Enza Li Gioi: C’è il tema della integrazione, di cui tanto si parla (il figlio di colore). Un figlio che nasce da una madre italiana e per di più nobile ma che è nero. Un fenomeno di fronte al quale ci troviamo tutti e che in altri paesi è ormai cosa consolidata. Una madre nubile che ha un figlio di colore ha un problema in più rispetto a un’altra. Deve molte più spiegazioni e non solo al prossimo ma anche al figlio stesso, che in questo caso non solo è nero ma vuole anche diventare una donna. E poi c’è il problema della prostituzione e del suo sfruttamento. Dell’usura. Della vita nelle periferie. Ma il tutto è trattato con ironia, in una forma comica. Io credo che il Male, condizione ineliminabile dell’uomo, vada esorcizzato prendendolo in giro.

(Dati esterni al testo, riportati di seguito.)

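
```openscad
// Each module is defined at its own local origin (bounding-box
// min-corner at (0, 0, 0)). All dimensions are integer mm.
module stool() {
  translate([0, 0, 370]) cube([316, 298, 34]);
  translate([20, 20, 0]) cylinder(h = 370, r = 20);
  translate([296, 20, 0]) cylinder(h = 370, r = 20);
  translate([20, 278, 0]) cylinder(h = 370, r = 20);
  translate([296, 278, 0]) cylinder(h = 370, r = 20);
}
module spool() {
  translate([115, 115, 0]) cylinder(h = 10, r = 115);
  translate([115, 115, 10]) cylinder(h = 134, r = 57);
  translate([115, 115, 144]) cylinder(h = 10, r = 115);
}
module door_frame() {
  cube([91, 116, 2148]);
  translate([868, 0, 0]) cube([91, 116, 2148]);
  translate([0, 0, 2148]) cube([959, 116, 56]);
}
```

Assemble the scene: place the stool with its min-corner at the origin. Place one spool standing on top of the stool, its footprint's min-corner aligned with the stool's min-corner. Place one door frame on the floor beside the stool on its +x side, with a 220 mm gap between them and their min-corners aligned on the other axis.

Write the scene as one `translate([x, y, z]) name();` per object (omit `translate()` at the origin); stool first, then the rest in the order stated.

stool();
translate([0, 0, 404]) spool();
translate([536, 0, 0]) door_frame();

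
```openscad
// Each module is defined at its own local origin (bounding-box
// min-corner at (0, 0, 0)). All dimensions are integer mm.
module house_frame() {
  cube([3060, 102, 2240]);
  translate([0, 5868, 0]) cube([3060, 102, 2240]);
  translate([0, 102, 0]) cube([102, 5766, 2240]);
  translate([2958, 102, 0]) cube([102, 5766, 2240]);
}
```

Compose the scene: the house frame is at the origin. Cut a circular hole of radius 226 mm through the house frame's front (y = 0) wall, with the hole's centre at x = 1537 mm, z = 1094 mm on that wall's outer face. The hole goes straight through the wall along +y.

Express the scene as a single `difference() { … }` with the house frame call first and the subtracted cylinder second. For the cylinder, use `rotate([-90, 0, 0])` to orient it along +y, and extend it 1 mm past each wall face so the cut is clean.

difference() {
  house_frame();
  translate([1537, -1, 1094]) rotate([-90, 0, 0]) cylinder(h = 104, r = 226);
}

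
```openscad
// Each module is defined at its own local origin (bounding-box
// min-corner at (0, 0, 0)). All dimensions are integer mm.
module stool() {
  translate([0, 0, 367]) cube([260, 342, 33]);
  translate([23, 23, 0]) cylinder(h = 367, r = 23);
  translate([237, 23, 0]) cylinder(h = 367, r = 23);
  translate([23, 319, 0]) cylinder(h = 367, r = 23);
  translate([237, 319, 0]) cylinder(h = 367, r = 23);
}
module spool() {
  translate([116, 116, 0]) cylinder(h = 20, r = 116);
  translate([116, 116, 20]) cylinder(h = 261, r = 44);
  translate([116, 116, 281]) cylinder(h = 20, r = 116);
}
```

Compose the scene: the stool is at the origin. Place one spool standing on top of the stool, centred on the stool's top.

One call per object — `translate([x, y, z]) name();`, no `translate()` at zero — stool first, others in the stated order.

stool();
translate([14, 55, 400]) spool();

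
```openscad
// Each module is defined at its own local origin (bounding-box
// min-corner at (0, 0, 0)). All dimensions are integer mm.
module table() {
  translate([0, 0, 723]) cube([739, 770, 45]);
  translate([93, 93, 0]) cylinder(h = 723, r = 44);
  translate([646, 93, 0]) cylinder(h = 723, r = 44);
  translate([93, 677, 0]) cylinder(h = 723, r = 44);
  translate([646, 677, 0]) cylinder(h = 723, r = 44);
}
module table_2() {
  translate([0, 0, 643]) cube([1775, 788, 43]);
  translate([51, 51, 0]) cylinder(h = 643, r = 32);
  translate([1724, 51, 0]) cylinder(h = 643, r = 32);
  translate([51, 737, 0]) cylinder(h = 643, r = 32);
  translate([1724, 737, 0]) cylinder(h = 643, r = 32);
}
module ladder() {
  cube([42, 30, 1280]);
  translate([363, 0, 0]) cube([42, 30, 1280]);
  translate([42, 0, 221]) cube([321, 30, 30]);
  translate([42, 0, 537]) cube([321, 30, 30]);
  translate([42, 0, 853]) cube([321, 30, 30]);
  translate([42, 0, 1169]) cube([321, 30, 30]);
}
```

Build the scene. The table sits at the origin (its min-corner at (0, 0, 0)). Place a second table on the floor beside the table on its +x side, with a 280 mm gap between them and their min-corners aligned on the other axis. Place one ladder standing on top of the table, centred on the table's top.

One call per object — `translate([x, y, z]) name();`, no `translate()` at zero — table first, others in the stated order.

table();
translate([1019, 0, 0]) table_2();
translate([167, 370, 768]) ladder();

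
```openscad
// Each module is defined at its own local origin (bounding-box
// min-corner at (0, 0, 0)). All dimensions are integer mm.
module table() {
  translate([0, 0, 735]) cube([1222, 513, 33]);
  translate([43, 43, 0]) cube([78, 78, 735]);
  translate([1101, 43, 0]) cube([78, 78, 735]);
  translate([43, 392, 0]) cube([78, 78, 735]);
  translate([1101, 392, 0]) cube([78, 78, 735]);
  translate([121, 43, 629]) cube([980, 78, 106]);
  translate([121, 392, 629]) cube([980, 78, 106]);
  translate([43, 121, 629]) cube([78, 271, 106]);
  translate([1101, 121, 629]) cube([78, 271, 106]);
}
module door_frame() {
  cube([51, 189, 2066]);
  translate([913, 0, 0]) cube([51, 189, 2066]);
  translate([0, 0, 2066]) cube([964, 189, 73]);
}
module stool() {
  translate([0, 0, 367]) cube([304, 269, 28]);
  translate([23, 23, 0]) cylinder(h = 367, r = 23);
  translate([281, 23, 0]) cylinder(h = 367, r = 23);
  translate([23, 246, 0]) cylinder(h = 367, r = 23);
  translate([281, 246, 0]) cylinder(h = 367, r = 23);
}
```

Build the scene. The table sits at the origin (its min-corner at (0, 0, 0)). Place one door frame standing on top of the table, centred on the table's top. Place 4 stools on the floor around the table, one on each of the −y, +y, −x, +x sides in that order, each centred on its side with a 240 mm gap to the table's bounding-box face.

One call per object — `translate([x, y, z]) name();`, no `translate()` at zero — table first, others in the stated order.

table();
translate([129, 162, 768]) door_frame();
translate([459, -509, 0]) stool();
translate([459, 753, 0]) stool();
translate([-544, 122, 0]) stool();
translate([1462, 122, 0]) stool();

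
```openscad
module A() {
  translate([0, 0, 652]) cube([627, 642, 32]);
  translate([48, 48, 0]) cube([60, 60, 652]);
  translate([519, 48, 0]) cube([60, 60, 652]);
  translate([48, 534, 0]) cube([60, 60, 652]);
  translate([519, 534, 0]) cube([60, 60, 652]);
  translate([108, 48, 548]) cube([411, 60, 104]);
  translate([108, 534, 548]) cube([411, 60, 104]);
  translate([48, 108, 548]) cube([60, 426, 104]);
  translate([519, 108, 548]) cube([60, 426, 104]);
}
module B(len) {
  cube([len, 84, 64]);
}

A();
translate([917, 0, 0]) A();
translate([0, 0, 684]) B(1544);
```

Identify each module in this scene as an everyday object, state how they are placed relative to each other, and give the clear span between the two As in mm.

Second table starts at x = 917; first ends at x = 627; clear span = 917 − 627 = 290 mm.

A is a table. B is a beam. A beam spans the tops of two tables. The clear span between the two tables is 290 mm.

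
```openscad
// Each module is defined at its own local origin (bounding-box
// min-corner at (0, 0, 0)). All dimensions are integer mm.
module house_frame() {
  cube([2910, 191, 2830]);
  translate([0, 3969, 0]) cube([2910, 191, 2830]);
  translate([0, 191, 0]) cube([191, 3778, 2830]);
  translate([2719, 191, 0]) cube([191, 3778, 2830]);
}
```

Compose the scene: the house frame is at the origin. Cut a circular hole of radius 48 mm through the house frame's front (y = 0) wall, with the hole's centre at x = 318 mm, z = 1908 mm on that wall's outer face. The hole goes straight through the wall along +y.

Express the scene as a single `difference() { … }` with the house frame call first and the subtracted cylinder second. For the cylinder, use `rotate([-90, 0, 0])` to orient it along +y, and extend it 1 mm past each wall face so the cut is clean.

difference() {
  house_frame();
  translate([318, -1, 1908]) rotate([-90, 0, 0]) cylinder(h = 193, r = 48);
}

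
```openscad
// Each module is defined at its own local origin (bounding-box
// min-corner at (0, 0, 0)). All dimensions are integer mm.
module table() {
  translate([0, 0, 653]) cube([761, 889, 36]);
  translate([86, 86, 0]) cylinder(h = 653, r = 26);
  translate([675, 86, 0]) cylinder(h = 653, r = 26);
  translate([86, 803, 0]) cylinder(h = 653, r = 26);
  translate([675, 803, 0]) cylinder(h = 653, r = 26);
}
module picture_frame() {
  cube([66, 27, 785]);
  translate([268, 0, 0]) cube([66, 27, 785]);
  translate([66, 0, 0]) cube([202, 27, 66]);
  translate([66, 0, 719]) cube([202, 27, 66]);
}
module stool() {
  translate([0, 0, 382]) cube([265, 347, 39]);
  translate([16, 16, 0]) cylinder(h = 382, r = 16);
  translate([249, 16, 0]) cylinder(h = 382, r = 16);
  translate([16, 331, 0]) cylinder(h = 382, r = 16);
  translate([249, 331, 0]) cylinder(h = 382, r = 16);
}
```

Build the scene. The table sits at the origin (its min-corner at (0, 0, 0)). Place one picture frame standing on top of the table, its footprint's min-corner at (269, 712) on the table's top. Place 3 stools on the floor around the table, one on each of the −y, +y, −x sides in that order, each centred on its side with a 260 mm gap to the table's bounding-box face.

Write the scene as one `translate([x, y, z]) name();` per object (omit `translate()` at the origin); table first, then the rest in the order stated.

table();
translate([269, 712, 689]) picture_frame();
translate([248, -607, 0]) stool();
translate([248, 1149, 0]) stool();
translate([-525, 271, 0]) stool();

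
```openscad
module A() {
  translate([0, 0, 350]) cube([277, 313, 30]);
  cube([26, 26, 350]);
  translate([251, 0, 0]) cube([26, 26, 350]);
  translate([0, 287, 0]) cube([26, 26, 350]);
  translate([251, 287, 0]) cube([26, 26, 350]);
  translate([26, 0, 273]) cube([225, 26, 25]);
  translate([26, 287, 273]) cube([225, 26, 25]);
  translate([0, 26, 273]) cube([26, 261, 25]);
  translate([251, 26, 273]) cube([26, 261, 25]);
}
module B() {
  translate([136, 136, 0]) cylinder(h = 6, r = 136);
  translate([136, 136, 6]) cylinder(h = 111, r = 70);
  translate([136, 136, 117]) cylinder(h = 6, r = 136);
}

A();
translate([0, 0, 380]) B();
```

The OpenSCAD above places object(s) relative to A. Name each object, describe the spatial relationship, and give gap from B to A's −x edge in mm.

The spool's min-x is at 0; the stool's min-x is 0; gap = 0 mm.

A is a stool. B is a spool. The spool is on top of the stool. The gap from the spool to the stool's −x edge is 0 mm.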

A.S.: Lo spettacolo è prodotto da Lettere Caffè. Ci può parlare di questo spazio e progetto rigorosamente fondato da lei

Enza Li Gioi: Il Lettere Caffè è un caffè letterario fondato nel 1999 che prende il nome da una bellissima rivista letteraria, sempre ideata da me, intitolata Lettere -Il mensile dell’Italia che Scrive. Una rivista che si basava soprattutto sulle lettere. Ossia sulla corrispondenza. Ma c’erano anche rubriche di poesia, di racconti, critiche letterarie e di cinema. Diretta dal giornalista Saverio Tutino (fondatore dell’archivio Diaristico di Pieve santo Stefano) e da me per la direzione editoriale, la rivista aveva come art director il grande disegnatore Riccardo Mannelli. Nel comitato di redazione c’erano grandi nomi quali Dario Fo, Mario Monicelli, Monica Vitti, Vittorio Sgarbi, Giorgio Albertazzi, Maurizio Costanzo, Margherita Hack, Carmen Moravia, Elena Gianini Belotti e altri. E tutti ci scrivevano gratis. Fu editata per due anni da Pineider e l’ultimo numero uscì nel gennaio del 2000 quando le Cartiere Miliani di Fabriano, che vennero privatizzate (facevano parte del gruppo Poligrafico e Zecca dello Stato) ci tolsero la sponsorizzazione che consisteva nella fornitura della carta. Il Lettere caffè prende il suo nome dalla rivista. Oggi è gestito da me e mia figlia Costanza Dragotta che ha delle qualità imprenditoriali assai più spiccate delle mie, ed è un locale molto conosciuto e stimato per la sua intensa attività culturale e per l’opportunità che offre a molti giovani e meno giovani di esprimere le loro capacità artistiche in molti modi: dalla musica, alla poesia, al teatro, alle arti visive. Nato con il patrocinio del Ministero dei Beni Culturali (Melandri) e dell’assessorato alla cultura del Comune di Roma (Borgna) Il locale non ha mai avuto alcun aiuto dalle istituzioni ed è totalmente autogestito e autofinanziato.